La domination telle que vue par Siegfried est avant tout politique. Plus tard après la guerre de 1939-45, Eugene Forsey critiquera sévèrement l’analyse socioéconomique de Siegfried et l’absence de références aux classes sociales, les ouvriers canadiens-français étant alors largement prolétaires. Plus près de nous, note Fabre, l’économiste Gilles Paquet reproche au politologue d’avoir trop insisté sur le conservatisme d’inspiration catholique pour expliquer le retard du Canada français et d’avoir négligé le rôle de la domination des capitaux britanniques d’abord, états-uniens ensuite, pour expliquer la dissymétrie entre les « deux races ».
Siegfried est par ailleurs – et c’est le second point majeur – conscient des faiblesses du Canada français.
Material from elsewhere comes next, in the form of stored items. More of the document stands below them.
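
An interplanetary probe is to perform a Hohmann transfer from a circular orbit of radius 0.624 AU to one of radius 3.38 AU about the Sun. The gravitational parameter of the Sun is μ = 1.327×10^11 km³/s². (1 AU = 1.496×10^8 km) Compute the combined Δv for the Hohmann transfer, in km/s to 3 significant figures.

Δv = 18.4 km/s

In km: r₁ = 0.624 × 1.496×10^8 = 9.33504×10^7 km; r₂ = 3.38 × 1.496×10^8 = 5.05648×10^8 km.
Transfer-ellipse semi-major axis a_t = (r₁ + r₂)/2 = (9.33504×10^7 + 5.05648×10^8)/2 = 2.994992×10^8 km.
At r₁ the circular-orbit speed is v₁ = √(μ/r₁) = 37.70313 km/s.
Transfer-orbit speed at r₁ (vis-viva equation): v_p = √[μ(2/r₁ − 1/a_t)] = 48.98958 km/s.
First burn Δv₁ = |v_p − v₁| = 11.286 km/s.
Circular speed at r₂: v₂ = √(μ/r₂) = 16.19986 km/s.
Transfer-orbit speed at r₂: v_a = √[μ(2/r₂ − 1/a_t)] = 9.044229 km/s.
Second burn Δv₂ = |v₂ − v_a| = 7.1556 km/s.
Δv = Δv₁ + Δv₂ = 11.286 + 7.1556 = 18.44 km/s.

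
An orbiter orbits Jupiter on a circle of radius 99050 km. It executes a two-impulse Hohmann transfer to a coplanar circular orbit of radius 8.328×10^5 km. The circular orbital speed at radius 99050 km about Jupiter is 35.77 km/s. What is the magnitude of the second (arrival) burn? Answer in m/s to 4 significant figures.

Δv₂ = 6648 m/s

From the circular-orbit relation v² = μ/r at r = 99050 km: μ = v²r = (35.77)² × 99050 = 1.26734×10^8 km³/s².
The Hohmann ellipse has a_t = (r₁ + r₂)/2 = 4.65925×10^5 km.
On the circular orbit at r = 8.328×10^5 km, v_c = √(μ/r) = 12.336 km/s.
Vis-viva on the transfer ellipse at r = 8.328×10^5 km gives v_t = √[μ(2/r − 1/a_t)] = 5.6878 km/s.
Δv₂ = |v_t − v_c| = |5.6878 − 12.336| = 6.648 km/s.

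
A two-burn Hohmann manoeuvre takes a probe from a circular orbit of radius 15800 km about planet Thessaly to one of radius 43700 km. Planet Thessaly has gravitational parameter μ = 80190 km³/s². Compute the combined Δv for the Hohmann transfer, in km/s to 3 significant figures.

Semi-major axis of the transfer orbit: a_t = (15800 + 43700)/2 = 29750 km.
Circular speed at r₁: v₁ = √(μ/r₁) = √(80190/15800) = 2.2528 km/s.
Transfer-orbit speed at r₁ (vis-viva equation): v_p = √[μ(2/r₁ − 1/a_t)] = 2.7304 km/s.
First burn Δv₁ = |v_p − v₁| = 0.4776 km/s.
Circular speed at r₂: v₂ = √(μ/r₂) = 1.3546 km/s.
Transfer-orbit speed at r₂: v_a = √[μ(2/r₂ − 1/a_t)] = 0.98720 km/s.
Second burn Δv₂ = |v₂ − v_a| = 0.3674 km/s.
Δv = Δv₁ + Δv₂ = 0.4776 + 0.3674 = 0.8450 km/s.

Δv = 0.845 km/s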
Ainsi, il se montre critique des élites traditionnelles canadiennes-françaises et en particulier du messianisme francophone catholique, soutenant que le provincialisme génère un isolationnisme culturel. « Siegfried sous-entend que l’élite traditionnelle canadienne-française a fait son temps et qu’il faut en concevoir une autre, à l’aune du modèle anglais dont le prestige lui semble intact » (p. 92-93). Ses remarques sur les élites cléricales, on s’en doute, expliquent une certaine froideur dans la réception de ses analyses au sein de la société canadienne-française de l’époque, que l’ouvrage retrace avec précision.
Le politologue ne conçoit pas que le Canada français – plus précisément, la province francophone – puisse un jour devenir indépendant, notamment parce qu’il valorise un Canada uni seul en mesure de jouer un rôle clé d’intermédiaire entre le monde américain et le monde européen. Fabre se questionne enfin sur les raisons du silence de Siegfried sur l’évolution du Canada et du Québec après la guerre de 1939-45, période de profonds changements. Profondément libéral, il se serait abstenu de critiquer les gouvernements de Maurice Duplessis et peut-être considérait-il ses analyses antérieures du Canada anglais comme étant définitives.
Quoi qu’il en soit, Gérard Fabre conclut qu’André Siegfried fut un observateur averti de la formation nationale du Canada dans la première moitié du 20e siècle, même s’il n’a pas su parfaitement entrevoir son évolution future, et l’auteur se garde de le lui reprocher par souci de ne pas sombrer dans le présentisme. « Ses écrits façonnèrent une nouvelle conception du Canada au sein de la population française. (…) Siegfried dessina la carte mentale d’un pays méconnu des Français » (p. 110), conclut Fabre.
L’ouvrage est fort bien écrit et souhaitons qu’il contribue à faire voir sous un jour nouveau les relations entre la France et le Québec dans la longue durée.